Eu António/ Tu António/ Ele/a António. Nós António/ Vós António/ Eles/as António. Qualquer que seja o pronome pessoal, plural ou singular, masculino ou feminino, a verdade é que todos nós somos, por instantes ou momentos, António. Mas quem é o António?

O António era o “Funcionário do Mês”. “O António estava concentrado nas suas tarefas. Tão concentrado que nem reparava nos colegas à sua volta. Não poderia ser de outra forma, pensava ele. O trabalho não se faz sozinho e muita gente depende dele. O que seria do mundo se ele não carimbasse a certidão com uma declaração de interrupção do período de carência de isenção de taxas moderadoras e imposto de selo? E se todas as faturas emitidas no portal das finanças não tivessem a sua cópia física, milimetricamente furada para entrar no dossiê devidamente assinalado com dados e hora no formato ISO, conforme os padrões internacionais?”

O “Funcionário do Mês” subiu ao palco do Auditório Municipal de Vila do Conde, a 13 e 16 de janeiro, interpretado por oito jovens da Casa da Criança, da Santa Casa da Misericórdia de Vila do Conde e por uma equipa da Casa da Música. Uma atividade desenvolvida no âmbito do programa “Holograma”, projeto de cariz comunitário e pedagógico através do qual a Casa da Música projeta a sua atividade nos territórios metropolitanos, descentraliza o trabalho que desenvolve através do seu serviço educativo e trabalha com grupos minoritários ou socialmente desfavorecidos a conceção de um espetáculo musical único. O Voz das Misericórdias assistiu na primeira fila e, no final, conversou com os participantes.

“Achei que não ia ser capaz, mas descobri que sou. Não me importava de repetir com outras pessoas”. Nuno Neves, 19 anos, fala-nos de forma ofegante, mas visivelmente feliz. Esteve em palco, superou-se, venceu alguns medos. “Tenho que me libertar mais e esta experiência foi ótima para isso”.

Dos 20 jovens institucionalizados na Casa da Criança, apenas oito quiseram participar. Não é de estranhar. “Estes jovens, por natureza, não são muito dados a manifestações de sentimentos. A ideia de estarem em palco, expostos, deixa-os desconfortáveis”, conta o diretor Nuno Carvalho.

No entanto, o desafio foi aceite quando proposto pela Casa da Música. “Aceitámos porque acreditamos no impacto benéfico que este tipo de projeto tem nos jovens. A música é uma forma muito positiva de criar laços, de melhorar estados de ânimo e de reforçar a ligação entre pares”, continua este responsável. O sucesso alcançado comprovou a estes jovens que vale a pena arriscar e sair da zona de conforto. “Estarem em cima do palco, com pessoas a vê-los e a aplaudir, dá-lhes muita autoconfiança e autoestima”, explica Nuno Carvalho, que garante uma repercussão “enorme no seu dia-a-dia”.

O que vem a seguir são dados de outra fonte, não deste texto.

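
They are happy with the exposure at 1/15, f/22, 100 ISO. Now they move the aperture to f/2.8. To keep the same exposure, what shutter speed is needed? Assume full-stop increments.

Aperture: f/22 → f/16 → f/11 → f/8 → f/5.6 → f/4 → f/2.8 — 6 stops larger aperture (brighter).
Need 6 stops darker from the shutter speed: 1/15 → 1/30 → 1/60 → 1/125 → 1/250 → 1/500 → 1/1000.

1/1000s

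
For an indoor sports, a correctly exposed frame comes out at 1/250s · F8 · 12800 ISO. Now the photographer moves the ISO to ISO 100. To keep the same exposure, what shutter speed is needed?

1/2s

ISO: 12800 → 6400 → 3200 → 1600 → 800 → 400 → 200 → 100 — 7 stops lower (darker).
Need 7 stops brighter from the shutter speed: 1/250 → 1/125 → 1/60 → 1/30 → 1/15 → 1/8 → 1/4 → 1/2.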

A pandemia condicionou os ensaios, limitou a forma de preparação, mas não impediu que fosse criada uma forte relação entre os elementos da Casa da Música e os jovens da Casa da Criança. Óscar Rodrigues, responsável pela direção artística, resume em poucas palavras o que acabara de acontecer em palco. “Ouvimos esta comunidade e demos-lhe o microfone. Foi o que fizemos. O nosso papel é dar asas aos sonhos que têm”. 

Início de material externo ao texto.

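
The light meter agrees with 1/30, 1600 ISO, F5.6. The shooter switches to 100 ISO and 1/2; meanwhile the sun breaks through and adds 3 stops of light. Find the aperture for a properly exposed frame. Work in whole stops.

f/16

Scene light: 3 stops brighter.
ISO: 1600 → 800 → 400 → 200 → 100 — 4 stops dropped (darker).
Shutter speed: 1/30 → 1/15 → 1/8 → 1/4 → 1/2 — 4 stops slower (brighter).
Net so far: 3 stops brighter. Aperture: f/5.6 → f/8 → f/11 → f/16.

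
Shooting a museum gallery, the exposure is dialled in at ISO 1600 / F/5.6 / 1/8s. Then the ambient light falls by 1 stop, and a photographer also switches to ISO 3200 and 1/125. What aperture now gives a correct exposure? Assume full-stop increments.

Scene light: 1 stop darker.
ISO: 1600 → 3200 — 1 stop raised (brighter).
Shutter speed: 1/8 → 1/15 → 1/30 → 1/60 → 1/125 — 4 stops shorter (darker).
Net so far: 4 stops darker. Aperture: f/5.6 → f/4 → f/2.8 → f/2 → f/1.4.

f/1.4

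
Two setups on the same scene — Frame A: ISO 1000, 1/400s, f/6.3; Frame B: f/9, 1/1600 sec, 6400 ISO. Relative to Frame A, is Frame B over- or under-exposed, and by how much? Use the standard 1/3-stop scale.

Aperture: f/6.3 → f/7.1 → f/8 → f/9 — 1 stop narrower (darker).
Shutter speed: 1/400 → 1/500 → 1/640 → 1/800 → 1/1000 → 1/1250 → 1/1600 — 2 stops faster (darker).
ISO: 1000 → 1250 → 1600 → 2000 → 2500 → 3200 → 4000 → 5000 → 6400 — 2 2/3 stops raised (brighter).
Net: −1 −2 +2 2/3 = −1/3 stops.

1/3 stop darker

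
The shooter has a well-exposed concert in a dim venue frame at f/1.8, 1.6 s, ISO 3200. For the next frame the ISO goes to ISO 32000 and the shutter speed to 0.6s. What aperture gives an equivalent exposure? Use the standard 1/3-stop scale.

ISO: 3200 → 4000 → 5000 → 6400 → 8000 → 10000 → 12800 → 16000 → 20000 → 25600 → 32000 — 3 1/3 stops higher (brighter).
Shutter speed: 1.6 → 1.3 → 1 → 0.8 → 0.6 — 1 1/3 stops faster (darker).
Net change so far: 2 stops brighter. Offset with the aperture: f/1.8 → f/2 → f/2.2 → f/2.5 → f/2.8 → f/3.2 → f/3.5.

f/3.5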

Toda a história foi construída em conjunto. Recolheram ideias, ouviram histórias, partilharam técnicas criativas. No final, a conclusão: “temos que nos libertar todos os dias de amarras, para viver a vida ao máximo e seguir os nossos sonhos”. O maestro lembra que o refrão, escrito pelos jovens, é prova desse mesmo sentimento: segue os teus sonhos, deixa o passado para trás; nunca desistas, não deixes que nada te impeça; levanta a cabeça, vive a vida que queres viver.

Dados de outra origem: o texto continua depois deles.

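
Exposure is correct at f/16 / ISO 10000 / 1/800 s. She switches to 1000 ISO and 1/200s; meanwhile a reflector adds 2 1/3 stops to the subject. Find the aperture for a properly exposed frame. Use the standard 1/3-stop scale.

Scene light: 2 1/3 stops brighter.
ISO: 10000 → 8000 → 6400 → 5000 → 4000 → 3200 → 2500 → 2000 → 1600 → 1250 → 1000 — 3 1/3 stops dropped (darker).
Shutter speed: 1/800 → 1/640 → 1/500 → 1/400 → 1/320 → 1/250 → 1/200 — 2 stops slower (brighter).
Net so far: 1 stop brighter. Aperture: f/16 → f/18 → f/20 → f/22.

f/22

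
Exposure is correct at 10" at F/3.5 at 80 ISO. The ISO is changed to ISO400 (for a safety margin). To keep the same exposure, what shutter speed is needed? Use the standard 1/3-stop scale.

ISO: 80 → 100 → 125 → 160 → 200 → 250 → 320 → 400 — 2 1/3 stops higher (brighter).
Need 2 1/3 stops darker from the shutter speed: 10 → 8 → 6 → 5 → 4 → 3.2 → 2.5 → 2.

2 s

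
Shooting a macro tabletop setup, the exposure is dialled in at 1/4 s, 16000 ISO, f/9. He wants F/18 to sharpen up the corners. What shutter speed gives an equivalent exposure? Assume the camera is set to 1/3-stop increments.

Aperture: f/9 → f/10 → f/11 → f/13 → f/14 → f/16 → f/18 — 2 stops smaller aperture (darker).
Need 2 stops brighter from the shutter speed: 1/4 → 0.3 → 0.4 → 0.5 → 0.6 → 0.8 → 1.

1 s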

Rui Maia, provedor da Misericórdia de Vila do Conde, confessa que “dedicamo-nos excessivamente ao trabalho e esquecemo-nos do resto que a vida nos pode dar. Somos todos Antónios, quase todos os dias”. Um espetáculo motivador, com uma excelente mensagem, confessa o provedor: “saber que o futuro deles depende mais deles do que de qualquer outra pessoa. Eles podem escolher o seu próprio caminho e devem lutar por isso”.

Orgulhoso pela prestação dos jovens da Casa da Criança, o provedor enalteceu o excelente trabalho feito em parceria com a Casa da Música e a Câmara Municipal. “A Santa Casa está aberta à comunidade e a parcerias, porque enriquecemos todos, quando trabalhamos em equipa”, conclui.